On chauffait le petit poêle métallique de la maisonnette des dynamiteurs avec des morceaux d’ammonite jaune.

Andreïev montra le petit mot que lui avait remis le surveillant, déboutonna son caban et défit son écharpe trouée.

— Il me faudrait des chaussettes russes, les gars, un sac.

— Tu penses que nos sacs… commença de dire un jeune dynamiteur, mais l’ouvrier le plus âgé lui donna un coup de coude et l’autre s’interrompit.

— On va te donner un sac, dit le dynamiteur le plus âgé. Tiens.

Andreïev ôta son écharpe et la donna au dynamiteur. Puis il déchira le sac en bandes et en enveloppa ses pieds, à la paysanne ; car il y a trois manières d’« enrouler » des chaussettes russes : à la paysanne, à la militaire et à la citadine.

Andreïev les enroulait à la paysanne, en terminant par le bas du pied. Il rentra à grand-peine ses pieds dans ses bourki, se leva et sortit après avoir pris une boîte d’ammonite.
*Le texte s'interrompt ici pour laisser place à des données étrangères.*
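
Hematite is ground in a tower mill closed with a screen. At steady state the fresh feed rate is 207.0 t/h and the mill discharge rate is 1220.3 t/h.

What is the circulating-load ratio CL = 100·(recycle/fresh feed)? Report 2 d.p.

CL = 489.52 %

Discharge = new feed + return, hence
R = M − F = 1220.3 − 207.0 = 1013.3 t/h
CL = 100·R/F = 100·1013.3/207.0 = 489.52 %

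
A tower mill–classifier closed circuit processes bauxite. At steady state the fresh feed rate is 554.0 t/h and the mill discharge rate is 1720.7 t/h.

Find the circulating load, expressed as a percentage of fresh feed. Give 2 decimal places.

Steady state: M = F + R.
R = M − F = 1720.7 − 554.0 = 1166.7 t/h
CL = 100·R/F = 100·1166.7/554.0 = 210.60 %

CL = 210.60 %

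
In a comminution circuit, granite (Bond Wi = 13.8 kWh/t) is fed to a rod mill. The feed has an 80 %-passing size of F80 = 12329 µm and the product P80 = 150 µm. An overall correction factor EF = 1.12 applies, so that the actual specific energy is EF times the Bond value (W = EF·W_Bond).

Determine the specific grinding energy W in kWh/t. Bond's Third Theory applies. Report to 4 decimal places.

W = 10·Wi·(P80^(-½) − F80^(-½))
1/√150 = 0.081650;  1/√12329 = 0.009006
W = 10·13.8·(0.081650 − 0.009006) = 10.0248 kWh/t
Apply correction: 10.0248 × 1.12 = 11.2278 kWh/t

W = 11.2278 kWh/t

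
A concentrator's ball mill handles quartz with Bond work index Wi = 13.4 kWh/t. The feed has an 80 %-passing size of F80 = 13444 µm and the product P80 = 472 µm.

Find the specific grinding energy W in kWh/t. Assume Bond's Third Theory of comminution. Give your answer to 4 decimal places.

W = 5.0122 kWh/t

W = 10 Wi (1/√P80 − 1/√F80)  [Bond]
1/√472 = 0.046029;  1/√13444 = 0.008625
W = 10·13.4·(0.046029 − 0.008625) = 5.0122 kWh/t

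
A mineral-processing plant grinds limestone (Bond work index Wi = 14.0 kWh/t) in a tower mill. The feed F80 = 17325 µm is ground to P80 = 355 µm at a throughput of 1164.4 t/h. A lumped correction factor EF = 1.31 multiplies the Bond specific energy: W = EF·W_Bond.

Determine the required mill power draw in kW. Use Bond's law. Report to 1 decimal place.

Bond: W = 10·Wi·(1/√P80 − 1/√F80)
W = 10·14.0·(1/√355 − 1/√17325) = 10·14.0·(0.045477) = 6.3668 kWh/t
With EF = 1.31: W = 6.3668·1.31 = 8.3405 kWh/t
P = W·T = 8.3405·1164.4 = 9711.7 kW

P = 9711.7 kW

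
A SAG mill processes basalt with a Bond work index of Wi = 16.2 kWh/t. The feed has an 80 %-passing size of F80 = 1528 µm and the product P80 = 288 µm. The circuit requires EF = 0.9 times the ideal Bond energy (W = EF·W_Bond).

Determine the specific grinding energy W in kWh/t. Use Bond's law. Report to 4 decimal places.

W = 4.8615 kWh/t

W = 10·Wi·[P80^(−½) − F80^(−½)]
1/√288 = 0.058926;  1/√1528 = 0.025582
W = 10·16.2·(0.058926 − 0.025582) = 5.4016 kWh/t
W_actual = 0.9 × 5.4016 = 4.8615 kWh/t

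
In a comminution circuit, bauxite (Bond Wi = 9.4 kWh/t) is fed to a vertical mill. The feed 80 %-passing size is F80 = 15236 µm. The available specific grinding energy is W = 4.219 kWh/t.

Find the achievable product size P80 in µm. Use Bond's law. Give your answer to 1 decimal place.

P80 = 356.2 µm

W = 10 Wi / √P80 − 10 Wi / √F80
P80^-0.5 = F80^-0.5 + W/(10 Wi)
  = 4.2190/(10·9.4) + 1/√15236 = 0.044883 + 0.008101 = 0.052984
P80 = (1/0.052984)² = 18.8735² = 356.21 µm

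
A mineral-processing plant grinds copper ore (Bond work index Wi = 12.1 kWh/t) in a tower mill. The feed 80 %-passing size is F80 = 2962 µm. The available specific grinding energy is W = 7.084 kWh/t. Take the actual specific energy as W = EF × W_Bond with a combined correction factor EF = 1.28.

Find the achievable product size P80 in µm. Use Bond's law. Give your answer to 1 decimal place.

P80 = 243.3 µm

W_Bond = 10·Wi·(1/√P₈₀ − 1/√F₈₀)
W_Bond = W / EF = 7.084 / 1.28 = 5.5344 kWh/t
⇒ 1/√P80 = W_Bond/(10 Wi) + 1/√F80
  = 5.5344/(10·12.1) + 1/√2962 = 0.045739 + 0.018374 = 0.064113
P80 = (1/0.064113)² = 15.5975² = 243.28 µm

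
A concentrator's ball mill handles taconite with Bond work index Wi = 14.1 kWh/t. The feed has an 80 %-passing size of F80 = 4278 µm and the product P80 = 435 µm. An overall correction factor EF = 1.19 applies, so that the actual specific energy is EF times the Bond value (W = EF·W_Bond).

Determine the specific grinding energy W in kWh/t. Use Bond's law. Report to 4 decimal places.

W = 5.4796 kWh/t

Bond:  W = 10 Wi (1/√P − 1/√F)
1/√435 = 0.047946;  1/√4278 = 0.015289
W = 10·14.1·(0.047946 − 0.015289) = 4.6047 kWh/t
Apply correction: 4.6047 × 1.19 = 5.4796 kWh/t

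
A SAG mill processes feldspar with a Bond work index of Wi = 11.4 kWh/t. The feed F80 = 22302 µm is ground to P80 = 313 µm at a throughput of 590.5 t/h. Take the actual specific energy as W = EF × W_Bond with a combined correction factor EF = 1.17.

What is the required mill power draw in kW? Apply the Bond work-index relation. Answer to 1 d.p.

W_Bond = 10·Wi·(1/√P₈₀ − 1/√F₈₀)
W = 10·11.4·(1/√313 − 1/√22302) = 10·11.4·(0.049827) = 5.6803 kWh/t
Apply correction: 5.6803 × 1.17 = 6.6459 kWh/t
Power = W × throughput = 6.6459 kWh/t × 590.5 t/h = 3924.4 kW

P = 3924.4 kW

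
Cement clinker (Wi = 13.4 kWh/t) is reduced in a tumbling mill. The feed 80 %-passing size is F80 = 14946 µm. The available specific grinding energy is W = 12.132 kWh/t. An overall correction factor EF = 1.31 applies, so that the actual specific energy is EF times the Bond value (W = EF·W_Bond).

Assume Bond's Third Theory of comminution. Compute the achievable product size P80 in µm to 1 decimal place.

P80 = 167.4 µm

W = 10 Wi / √P80 − 10 Wi / √F80
W_Bond = W / EF = 12.132 / 1.31 = 9.2611 kWh/t
⇒ 1/√P80 = W_Bond/(10 Wi) + 1/√F80
  = 9.2611/(10·13.4) + 1/√14946 = 0.069112 + 0.008180 = 0.077292
P80 = (1/0.077292)² = 12.9379² = 167.39 µm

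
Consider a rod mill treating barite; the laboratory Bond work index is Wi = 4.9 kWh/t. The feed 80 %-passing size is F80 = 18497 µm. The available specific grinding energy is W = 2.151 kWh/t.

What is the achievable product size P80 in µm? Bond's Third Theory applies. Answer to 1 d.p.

P80 = 380.7 µm

Bond:  W = 10 Wi (1/√P − 1/√F)
1/√P80 = 1/√F80 + W/(10·Wi)
  = 2.1510/(10·4.9) + 1/√18497 = 0.043898 + 0.007353 = 0.051251
P80 = (1/0.051251)² = 19.5119² = 380.72 µm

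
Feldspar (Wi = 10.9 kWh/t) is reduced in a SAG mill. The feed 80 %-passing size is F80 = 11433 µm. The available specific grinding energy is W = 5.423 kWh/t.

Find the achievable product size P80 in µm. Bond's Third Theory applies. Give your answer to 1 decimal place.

W = 10 Wi / √P80 − 10 Wi / √F80
P80^(−½) = W/(10 Wi) + F80^(−½)
  = 5.4230/(10·10.9) + 1/√11433 = 0.049752 + 0.009352 = 0.059105
P80 = (1/0.059105)² = 16.9191² = 286.26 µm

P80 = 286.3 µm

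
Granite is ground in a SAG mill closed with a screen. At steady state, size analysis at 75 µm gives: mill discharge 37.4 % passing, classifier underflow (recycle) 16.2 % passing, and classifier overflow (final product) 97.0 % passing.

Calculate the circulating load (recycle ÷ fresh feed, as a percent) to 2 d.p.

Classifier node, passing 75 µm:
r = (o − d)/(d − u)
r = (97.0 − 37.4)/(37.4 − 16.2) = 59.6/21.2 = 2.8113
CL = 100·r = 281.13 %

CL = 281.13 %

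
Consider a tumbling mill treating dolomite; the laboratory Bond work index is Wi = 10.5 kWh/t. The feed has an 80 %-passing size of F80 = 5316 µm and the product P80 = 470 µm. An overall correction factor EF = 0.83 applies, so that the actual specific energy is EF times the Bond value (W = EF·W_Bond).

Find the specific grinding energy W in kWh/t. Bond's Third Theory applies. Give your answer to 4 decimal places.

W = 2.8246 kWh/t

W = 10 Wi / √P80 − 10 Wi / √F80
1/√470 = 0.046127;  1/√5316 = 0.013715
W = 10·10.5·(0.046127 − 0.013715) = 3.4032 kWh/t
Apply correction: 3.4032 × 0.83 = 2.8246 kWh/t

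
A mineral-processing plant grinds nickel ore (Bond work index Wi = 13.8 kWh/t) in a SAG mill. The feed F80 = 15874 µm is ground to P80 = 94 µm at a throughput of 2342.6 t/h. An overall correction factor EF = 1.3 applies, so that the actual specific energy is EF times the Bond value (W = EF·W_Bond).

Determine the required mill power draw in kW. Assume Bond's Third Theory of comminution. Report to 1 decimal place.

W = 10·Wi·[P80^(−½) − F80^(−½)]
W = 10·13.8·(1/√94 − 1/√15874) = 10·13.8·(0.095205) = 13.1383 kWh/t
Corrected W = EF·W_Bond = 1.3·13.1383 = 17.0798 kWh/t
Power = W × throughput = 17.0798 kWh/t × 2342.6 t/h = 40011.1 kW

P = 40011.1 kW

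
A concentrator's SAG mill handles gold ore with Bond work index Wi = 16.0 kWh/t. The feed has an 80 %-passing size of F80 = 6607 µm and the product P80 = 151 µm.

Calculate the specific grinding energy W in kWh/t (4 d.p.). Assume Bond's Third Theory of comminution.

W = 11.0522 kWh/t

W_Bond = 10·Wi·(1/√P₈₀ − 1/√F₈₀)
1/√151 = 0.081379;  1/√6607 = 0.012303
W = 10·16.0·(0.081379 − 0.012303) = 11.0522 kWh/t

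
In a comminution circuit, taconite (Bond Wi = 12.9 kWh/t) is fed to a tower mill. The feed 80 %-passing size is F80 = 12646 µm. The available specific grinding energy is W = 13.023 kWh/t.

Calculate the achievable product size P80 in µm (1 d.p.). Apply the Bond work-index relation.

P80 = 82.9 µm

W = 10 Wi (1/√P80 − 1/√F80)  [Bond]
⇒ 1/√P80 = W/(10 Wi) + 1/√F80
  = 13.0230/(10·12.9) + 1/√12646 = 0.100953 + 0.008892 = 0.109846
P80 = (1/0.109846)² = 9.1037² = 82.88 µm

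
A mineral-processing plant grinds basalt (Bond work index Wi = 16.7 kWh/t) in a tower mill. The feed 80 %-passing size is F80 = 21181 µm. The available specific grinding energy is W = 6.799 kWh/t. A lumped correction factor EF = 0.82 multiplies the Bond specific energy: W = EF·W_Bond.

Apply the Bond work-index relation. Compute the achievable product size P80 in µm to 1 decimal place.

P80 = 313.0 µm

W = 10·Wi·(P80^(-½) − F80^(-½))
W_Bond = W / EF = 6.799 / 0.82 = 8.2915 kWh/t
P80^(−½) = W_Bond/(10 Wi) + F80^(−½)
  = 8.2915/(10·16.7) + 1/√21181 = 0.049649 + 0.006871 = 0.056521
P80 = (1/0.056521)² = 17.6927² = 313.03 µm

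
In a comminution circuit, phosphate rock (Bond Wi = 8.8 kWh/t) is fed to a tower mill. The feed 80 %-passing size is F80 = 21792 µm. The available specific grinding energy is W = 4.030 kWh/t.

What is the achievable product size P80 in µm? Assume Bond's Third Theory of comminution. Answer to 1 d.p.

P80 = 361.9 µm

W = 10 Wi / √P80 − 10 Wi / √F80
1/√P80 = 1/√F80 + W/(10·Wi)
  = 4.0300/(10·8.8) + 1/√21792 = 0.045795 + 0.006774 = 0.052570
P80 = (1/0.052570)² = 19.0224² = 361.85 µm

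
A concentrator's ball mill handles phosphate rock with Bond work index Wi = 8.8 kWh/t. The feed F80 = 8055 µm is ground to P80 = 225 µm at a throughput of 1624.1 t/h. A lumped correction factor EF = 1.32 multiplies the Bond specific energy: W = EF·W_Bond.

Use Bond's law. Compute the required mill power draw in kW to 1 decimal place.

W_Bond = 10·Wi·(1/√P₈₀ − 1/√F₈₀)
W = 10·8.8·(1/√225 − 1/√8055) = 10·8.8·(0.055525) = 4.8862 kWh/t
W_actual = 1.32 × 4.8862 = 6.4497 kWh/t
P = W·T = 6.4497·1624.1 = 10475.0 kW

P = 10475.0 kW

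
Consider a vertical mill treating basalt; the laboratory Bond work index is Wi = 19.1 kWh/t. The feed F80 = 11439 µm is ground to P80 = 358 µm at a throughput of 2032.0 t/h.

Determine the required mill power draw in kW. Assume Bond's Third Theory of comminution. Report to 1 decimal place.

W_Bond = 10·Wi·(1/√P₈₀ − 1/√F₈₀)
W = 10·19.1·(1/√358 − 1/√11439) = 10·19.1·(0.043502) = 8.3088 kWh/t
P = W·T = 8.3088·2032.0 = 16883.6 kW

P = 16883.6 kW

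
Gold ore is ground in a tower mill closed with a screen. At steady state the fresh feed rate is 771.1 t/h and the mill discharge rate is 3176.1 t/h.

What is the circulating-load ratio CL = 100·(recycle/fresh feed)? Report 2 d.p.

CL = 311.89 %

Steady state: M = F + R.
R = M − F = 3176.1 − 771.1 = 2405.0 t/h
CL = 100·R/F = 100·2405.0/771.1 = 311.89 %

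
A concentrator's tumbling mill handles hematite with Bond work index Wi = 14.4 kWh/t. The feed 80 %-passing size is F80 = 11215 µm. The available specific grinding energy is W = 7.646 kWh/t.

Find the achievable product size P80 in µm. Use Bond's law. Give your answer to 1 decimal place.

P80 = 255.7 µm

W = 10·Wi·(P80^(-½) − F80^(-½))
P80^-0.5 = F80^-0.5 + W/(10 Wi)
  = 7.6460/(10·14.4) + 1/√11215 = 0.053097 + 0.009443 = 0.062540
P80 = (1/0.062540)² = 15.9898² = 255.67 µm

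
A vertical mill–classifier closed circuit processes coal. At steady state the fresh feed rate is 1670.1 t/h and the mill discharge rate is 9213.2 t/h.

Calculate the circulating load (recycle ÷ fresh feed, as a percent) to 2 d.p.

CL = 451.66 %

Discharge = new feed + return, hence
R = M − F = 9213.2 − 1670.1 = 7543.1 t/h
CL = 100·R/F = 100·7543.1/1670.1 = 451.66 %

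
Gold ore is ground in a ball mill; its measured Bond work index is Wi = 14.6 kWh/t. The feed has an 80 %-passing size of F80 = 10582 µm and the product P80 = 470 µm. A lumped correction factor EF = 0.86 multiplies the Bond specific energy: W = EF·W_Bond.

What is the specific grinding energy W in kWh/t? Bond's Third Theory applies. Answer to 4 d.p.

W_Bond = 10·Wi·(1/√P₈₀ − 1/√F₈₀)
1/√470 = 0.046127;  1/√10582 = 0.009721
W = 10·14.6·(0.046127 − 0.009721) = 5.3152 kWh/t
W_actual = 0.86 × 5.3152 = 4.5711 kWh/t

W = 4.5711 kWh/t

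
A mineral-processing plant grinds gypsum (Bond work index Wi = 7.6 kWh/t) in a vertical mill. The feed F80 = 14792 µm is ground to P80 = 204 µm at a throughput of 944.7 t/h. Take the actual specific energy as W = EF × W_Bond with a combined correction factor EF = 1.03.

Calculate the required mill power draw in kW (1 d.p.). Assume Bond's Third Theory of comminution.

P = 4569.6 kW

W = 10·Wi·[P80^(−½) − F80^(−½)]
W = 10·7.6·(1/√204 − 1/√14792) = 10·7.6·(0.061792) = 4.6962 kWh/t
Apply correction: 4.6962 × 1.03 = 4.8371 kWh/t
P = W·T = 4.8371·944.7 = 4569.6 kW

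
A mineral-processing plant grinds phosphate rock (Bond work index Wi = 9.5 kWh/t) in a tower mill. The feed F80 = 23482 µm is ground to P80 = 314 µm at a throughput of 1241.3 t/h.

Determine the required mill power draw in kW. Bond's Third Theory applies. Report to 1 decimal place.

P = 5885.3 kW

W = 10·Wi·[P80^(−½) − F80^(−½)]
W = 10·9.5·(1/√314 − 1/√23482) = 10·9.5·(0.049907) = 4.7412 kWh/t
P = W·T = 4.7412·1241.3 = 5885.3 kW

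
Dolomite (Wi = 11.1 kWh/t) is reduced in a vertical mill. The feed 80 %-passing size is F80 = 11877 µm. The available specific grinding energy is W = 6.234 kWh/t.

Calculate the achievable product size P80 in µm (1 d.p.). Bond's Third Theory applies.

W = 10 Wi (P80^-0.5 − F80^-0.5)
1/√P80 = 1/√F80 + W/(10·Wi)
  = 6.2340/(10·11.1) + 1/√11877 = 0.056162 + 0.009176 = 0.065338
P80 = (1/0.065338)² = 15.3050² = 234.24 µm

P80 = 234.2 µm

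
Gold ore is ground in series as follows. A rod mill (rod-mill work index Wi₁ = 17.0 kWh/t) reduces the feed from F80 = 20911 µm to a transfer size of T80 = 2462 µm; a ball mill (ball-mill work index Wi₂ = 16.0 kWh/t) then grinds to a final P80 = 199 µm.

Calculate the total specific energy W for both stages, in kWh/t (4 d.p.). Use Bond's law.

W = 10.3680 kWh/t

W = 10·Wi·(P80^(-½) − F80^(-½))
Stage 1 (20911→2462 µm, Wi₁=17.0): W₁ = 10·17.0·(0.020154 − 0.006915) = 2.2505 kWh/t
Stage 2 (2462→199 µm, Wi₂=16.0): W₂ = 10·16.0·(0.070888 − 0.020154) = 8.1175 kWh/t
W = W₁ + W₂ = 2.2505 + 8.1175 = 10.3680 kWh/t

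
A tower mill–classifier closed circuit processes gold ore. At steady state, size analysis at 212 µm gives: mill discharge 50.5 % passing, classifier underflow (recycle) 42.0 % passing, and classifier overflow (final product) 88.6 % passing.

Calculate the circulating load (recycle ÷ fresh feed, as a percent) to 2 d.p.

Mass balance on the −212 µm fraction:
d + r·d = r·u + o → r(d−u) = o−d
r = (88.6 − 50.5)/(50.5 − 42.0) = 38.1/8.5 = 4.4824
CL = 100·r = 448.24 %

CL = 448.24 %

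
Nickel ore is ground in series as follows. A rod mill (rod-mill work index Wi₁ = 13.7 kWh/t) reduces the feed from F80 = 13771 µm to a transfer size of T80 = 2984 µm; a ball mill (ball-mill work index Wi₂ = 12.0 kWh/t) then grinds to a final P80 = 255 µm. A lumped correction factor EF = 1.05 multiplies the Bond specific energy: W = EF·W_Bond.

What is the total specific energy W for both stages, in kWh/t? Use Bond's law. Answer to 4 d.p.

W = 6.9914 kWh/t

W = 10 Wi (P80^-0.5 − F80^-0.5)
Stage 1 (13771→2984 µm, Wi₁=13.7): W₁ = 10·13.7·(0.018306 − 0.008522) = 1.3405 kWh/t
Stage 2 (2984→255 µm, Wi₂=12.0): W₂ = 10·12.0·(0.062622 − 0.018306) = 5.3179 kWh/t
W = W₁ + W₂ = 1.3405 + 5.3179 = 6.6584 kWh/t
Corrected W = EF·W_Bond = 1.05·6.6584 = 6.9914 kWh/t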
Il avait chaud aux pieds et froid au cou. Mais il savait que ni l’une ni l’autre sensation n’allaient durer longtemps. Il remit l’ammonite au surveillant et retourna près du feu. Il lui fallait attendre que le surveillant fût là.

Celui-ci s’approcha enfin du feu.

— Fumons un coup, s’empressèrent de dire quelques voix.

— Il y en a qui vont fumer et d’autres pas, répondit le surveillant, et, après avoir rejeté le lourd pan de sa pelisse courte, il sortit une petite boîte en fer-blanc pleine de gros gris.

C’est seulement à ce moment-là qu’Andreïev défit les chiffons qui faisaient tenir ses bourki et qu’il les enleva.

— T’as de bonnes chaussettes russes, dit sans jalousie un homme vêtu de chiffons en montrant les pieds d’Andreïev enveloppés dans les bouts de toile épaisse et brillante du sac.

Andreïev s’installa plus confortablement, bougea les jambes et poussa un hurlement. Une flamme jaune s’éleva. Ses chaussettes russes imprégnées d’ammonite se mirent à brûler d’un feu clair et lent. Son pantalon et son blouson matelassé, atteints par le feu, se consumaient. Ses voisins se rejetèrent sur le côté. Le surveillant fit basculer Andreïev à la renverse et le recouvrit de neige.

— Comment as-tu fait ça, canaille !

— Envoie chercher un cheval. Et fais ton rapport, déclare l’accident.

— C’est bientôt l’heure du déjeuner, tu pourrais peut-être attendre…

— Non, je ne pourrai pas, mentit Andreïev, et il ferma les yeux.

À l’hôpital, on versa une solution de permanganate tiède sur les jambes d’Andreïev et on l’étendit sur un lit sans le bander. On fixa la couverture sur un cerceau : on aurait dit une tente. Andreïev se retrouvait en sécurité pour un bon moment à l’hôpital.

Le soir, un médecin entra dans la salle :

— Écoutez, messieurs les bagnards, dit-il, la guerre est finie. Depuis huit jours. Un deuxième messager vient d’arriver de la Direction. Quant au premier, on dit que des fuyards l’ont tué.

Mais Andreïev n’écoutait pas le médecin : sa fièvre montait.